Копна стояла у самого леса. Старая, развалившаяся. И сбоку она была разворошена. Видимо, когда-то ее кто-то использовал как шалаш от непогоды. Используя валявшиеся здесь же жерди, которые когда-то держали копну, разведчики быстро разгребли старую солому и загнали в образовавшуюся пещеру маленькую амфибию. Накрыв машину брезентом, под которым Сосновский спрятался с пленным майором, разведчики снова забросали это место соломой, восстановив примерно тот же внешний вид, какой у этой старой копны и был. Сами они тоже забрались под солому с трех сторон, чтобы вести наблюдение. Теперь оставалось тихо лежать и ждать.
Самое худшее, чего можно было ожидать, что взбешенные фашисты станут ездить по всей округе и расстреливать из автоматов и пулеметов все подозрительные места. Если бы это касалось просто русской разведгруппы или бежавших из лагеря пленных, то, скорее всего, так бы дело и происходило. Может быть, и копну бы обстреляли зажигательными пулями. Просто так, на всякий случай. Но то, что в плену высокопоставленный майор абвера, заставляло относиться к поискам с особой осторожностью. Тот, кто руководил поисками, понимал, что группа очень и очень необычная. И поведение этих русских, решения, которые они принимают, весьма нестандартные и нетипичные, на грани наглости. Непростой противник! И преследователи пытались понять этих русских, пытались поставить себя на их место и решить, куда те направятся.

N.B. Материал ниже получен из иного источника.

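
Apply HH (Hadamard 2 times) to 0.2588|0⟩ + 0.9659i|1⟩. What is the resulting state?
0.2588|0⟩ + 0.9659i|1⟩

H² = I, so an even number of Hadamards cancels: H^2 = I and the state is unchanged.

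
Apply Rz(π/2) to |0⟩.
(1/√2 - (1/√2)i)|0⟩

Rz(π/2) = [[e^(−iθ/2), 0], [0, e^(iθ/2)]] with e^(±iθ/2) = cos(θ/2) ± i·sin(θ/2); θ = π/2, cos(θ/2) ≈ 0.707107, sin(θ/2) ≈ 0.707107.
With a = amp(|0⟩) = 1 and b = amp(|1⟩) = 0:
new amp(|0⟩) = (0.707107 - 0.707107i)·a = (1/√2 - (1/√2)i)
new amp(|1⟩) = (0.707107 + 0.707107i)·b = 0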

До наступления сумерек мимо поля, на котором у леса торчала эта старая копешка, трижды проезжали поисковые группы. Два бронетранспортера, грузовик с солдатами, несколько мотоциклов с пулеметами, установленными на колясках.
– Боря, с меня бутылка, – тихо сказал Буторин. – Ты гений!
– А чего не коньяк-то? – тихо отозвался Коган.
– Может, мы ему на родине памятник изваяем? – предложил Шелестов.
– Мрачно шутите, товарищи, – хмыкнул Коган. – Я еще пожить хочу.
– А мы тебе при жизни! – заверил Буторин.
В воздухе запахло сыростью. Солнце окончательно село, и в поле повис туман. В копне было тихо и уютно. Тепло. Правда, попахивало пылью и мышами, но с этим можно было мириться. Все равно запахи мирные, из босоногого детства. Они успокаивали.
Удивительно, но к ночи снова стал подниматься ветер, и звездное небо стало заволакивать черными тучами. Стало еще темнее, просто непроглядная ночь. Того и гляди в этой ночи раздастся разбойничий посвист. «А ведь немцам еще неуютнее в такие ночи, – подумалось Шелестову. – Мы у себя дома, а они чужаки. Они опасаются партизан, ночных нападений. Как и любой чужак, как и любой, кто пришел в чужую страну, в чужой дом, где все враждебно. Вот так и темнота на родине, и непогода тоже бывают добрыми и родными, тоже помогают», – с улыбкой подумал Максим и велел раскапываться.
Машину, чтобы не шуметь, выкатили на свободное пространство, толкая руками. Немецкий майор вполне мог бы помочь проскочить мимо фрицев лишь своим присутствием. Но что-то подсказывало Шелестову, что этот фанатик готов скорее умереть, чем помочь советским разведчикам скрыться. И тогда он велел связать немца по рукам и ногам и заткнуть ему рот.
Ночь за окном была обычной, такой, к какой Платов уже привык. Удивительная вещь человеческий организм! Он привыкает ко всему на свете. Привыкает спать днем и не спать по ночам, привыкает к сумасшедшему ритму жизни, когда ты спишь урывками по два часа. Он привыкает сразу опрокидываться в сон, когда ты это разрешаешь, и тут же одним толчком заставляет тебя пробудиться и включиться в работу.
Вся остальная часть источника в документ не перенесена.